Übereinstimmungen gibt es in den italienischen und französischen Positionen der Geld- und Wirtschaftspolitik. Die Migrations- und Europapolitik der beiden Länder scheint zunächst nicht kompatibel. Da sich aber die tatsächliche Behandlung von Migranten in Frankreich und Italien kaum unterscheidet, könnte Italien, wenn man seine Verschuldungspolitik weiter duldet und auf grundsätzliche Kritik (populistisch, rechts) verzichtet, durchaus bereit sein Frankreich zu unterstützen. Ein mögliches Szenario wäre, dass kein Strafverfahren gegen Italien eingeleitet wird, obwohl es geldpolitisch so weitermacht wie immer. Im Gegenzug würde es versprechen sich formal an die Auflagen der EU-Kommission zu halten und die EU nicht weiter kritisiert. Vergleichbare Deals könnten mit Ungarn und Polen vereinbart werden.

England wird sich vermutlich als Gegengewicht sehen. Sein Interesse wird die Vermeidung einer französischen oder deutschen Dominanz sein.

Deutschland, das noch unter Kohl der Vertreter der kleinen Mitgliedsländer war, hat es unter Merkel geschafft, sich vollkommen zu isolieren und durch seine wiederholten großspurigen Alleingänge wieder, wie schon anfangs des 20 Jahrhundert, allergrößtes Misstrauen zu erwecken. Allianzen sind deshalb für Deutschland, wen überhaupt, nur unter erheblichen finanziellen und politischen Zusagen zu erreichen.

Mittelmächte:

Spanien wird zur Zeit von einer geschäftsführenden Regierung geführt.

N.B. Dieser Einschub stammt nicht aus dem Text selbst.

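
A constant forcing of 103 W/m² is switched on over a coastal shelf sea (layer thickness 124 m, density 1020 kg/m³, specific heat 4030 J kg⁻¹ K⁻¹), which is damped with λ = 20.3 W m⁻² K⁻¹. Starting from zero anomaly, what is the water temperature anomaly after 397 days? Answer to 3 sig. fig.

3.78 K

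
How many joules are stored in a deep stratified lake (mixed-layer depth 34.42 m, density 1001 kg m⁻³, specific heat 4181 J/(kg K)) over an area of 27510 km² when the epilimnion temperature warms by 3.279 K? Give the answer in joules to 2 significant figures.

Areal heat capacity C = ρ c_p D = 1001 × 4181 × 34.42 = 1.44×10^8 J m⁻² K⁻¹.
Heat per unit area: q = C ΔT = 1.44×10^8 × 3.279 = 4.72×10^8 J/m².
Total heat: Q = q × A = 4.72×10^8 × (27510 × 10⁶ m²) = 1.30×10^19 J.

1.3×10^19 J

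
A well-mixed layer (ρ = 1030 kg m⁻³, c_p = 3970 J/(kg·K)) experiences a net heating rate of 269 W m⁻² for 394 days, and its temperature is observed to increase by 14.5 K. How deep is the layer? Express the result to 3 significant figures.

154 m

Heat input Q = F Δt = 269 × 3.40×10^7 s = 9.16×10^9 J/m².
Required areal heat capacity C = Q / ΔT = 6.32×10^8 J/(m²·K).
Depth D = C / (ρ c_p) = 6.32×10^8 / (1030 × 3970) = 154 m.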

Ob es in absehbarer Zeit zur Wahl des Sozialisten Sánchez kommen wird, ist nicht sicher und wenn, nur unter erheblichen Zugeständnissen an die Kommunisten von Podemos, die katalanischen Nationalisten oder sogar, wenn die Verzweiflung keine Grenzen mehr kennt, an den politischen Arm der Terrorgruppe ETA. Europapolitisch will und wollte Spanien immer das Maximum an europäischem Geld und ist deshalb, unabhängig von der jeweiligen Regierung, ein natürlicher Verbündeter Frankreichs. Auch in der Migrationspolitik ist man Frankreich nahe. Verkündung hochtrabender humanistischen Ziele bei praktisch gegenteilig umgesetzter Politik.

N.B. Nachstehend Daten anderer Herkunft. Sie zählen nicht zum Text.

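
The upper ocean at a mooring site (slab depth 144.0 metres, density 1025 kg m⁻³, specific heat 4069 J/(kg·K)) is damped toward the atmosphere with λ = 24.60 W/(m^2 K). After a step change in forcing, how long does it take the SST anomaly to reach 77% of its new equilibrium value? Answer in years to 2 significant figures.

Areal heat capacity C = ρ c_p D = 1025 × 4069 × 144.0 = 6.01×10^8 J/(m^2 K).
τ = C / λ = 6.01×10^8 / 24.60 = 2.44×10^7 s.
Fraction reached: 1 − e^(−t/τ) = 0.77 ⇒ t = −τ ln(1 − 0.77) = τ × 1.47.
t = 3.59×10^7 s = 1.14 years.

1.1 years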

Auch Polen wird von einer Regierung geführt, die Politik für das eigene Volk macht. Es orientiert sich nach Westen, also zur USA und England, das es als Garanten der eigenen Sicherheit begreift. Wohlwissend, dass von Deutschland, außer lauen und billigen Ratschlägen, im Ernstfall nichts zu erwarten wäre. Polen ist aber auch einer der größten Nettoempfänger in der EU. Ähnlich wie Italien könnte Polen deshalb an einer Allianz mit Frankreich interessiert sein. Geldpolitisch gibt es Übereinstimmungen. Auch in der Migrationspolitik existiert der Dissens nur mit der offiziellen französischen Politik, kein so großer jedoch mit der von Frankreich praktizierten.

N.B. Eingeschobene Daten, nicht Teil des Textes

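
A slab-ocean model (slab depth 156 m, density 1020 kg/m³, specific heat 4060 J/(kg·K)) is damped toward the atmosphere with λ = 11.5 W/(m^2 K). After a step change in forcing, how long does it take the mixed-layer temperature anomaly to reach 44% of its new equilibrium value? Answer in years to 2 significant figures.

Areal heat capacity C = ρ c_p D = 1020 × 4060 × 156 = 6.46×10^8 J m⁻² K⁻¹.
τ = C / λ = 6.46×10^8 / 11.5 = 5.62×10^7 s.
Fraction reached: 1 − e^(−t/τ) = 0.44 ⇒ t = −τ ln(1 − 0.44) = τ × 0.580.
t = 3.26×10^7 s = 1.03 years.

1.0 years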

Ein nicht zu unterschätzender Faktor in der europäischen Politik ist der Exkanzler und ab Oktober vermutlich auch wieder der neue Kanzler von Österreich, Sebastian Kurz. Er war es, der 2015, in einer beispielhaften und effizienten diplomatischen Aktion, in kürzester Zeit die Balkanroute schloss. Merkel hatte damals alle europäischen Partner mit ihrer unabgesprochenen und illegalen Grenzöffnung vor den Kopf gestoßen und zwang diese in ein unverantwortliches Abkommen mit der damals schon totalitär geführten Türkei. Kurz ist unideologisch, weitblickend, verbindlich und hat sich als Brückenbauer bewährt. Wenn es um die Stimmen der kleinen Länder geht, wird er, auch wenn er im Moment nicht mit am Tisch sitzt, entscheidenden Einfluss haben können.

Die Visegrádstaaten (Polen, Tschechische Republik, Ungarn und die Slowakei) haben durch Polen und Ungarn einen nicht zu vernachlässigen Einfluss.

Ungarn war 2015 das einzige europäische Land, das, gegen massive Verleumdung, europäisches Recht durchgesetzt hat. Alle vier Länder wehren sich erfolgreich gegen eine islamische Massenimmigration sind aber Empfänger von Ausgleichszahlungen der EU. Würden diese sich mit Frankreich verbinden, wenn Paris deren Migrationspolitik und Innenpolitik respektiert?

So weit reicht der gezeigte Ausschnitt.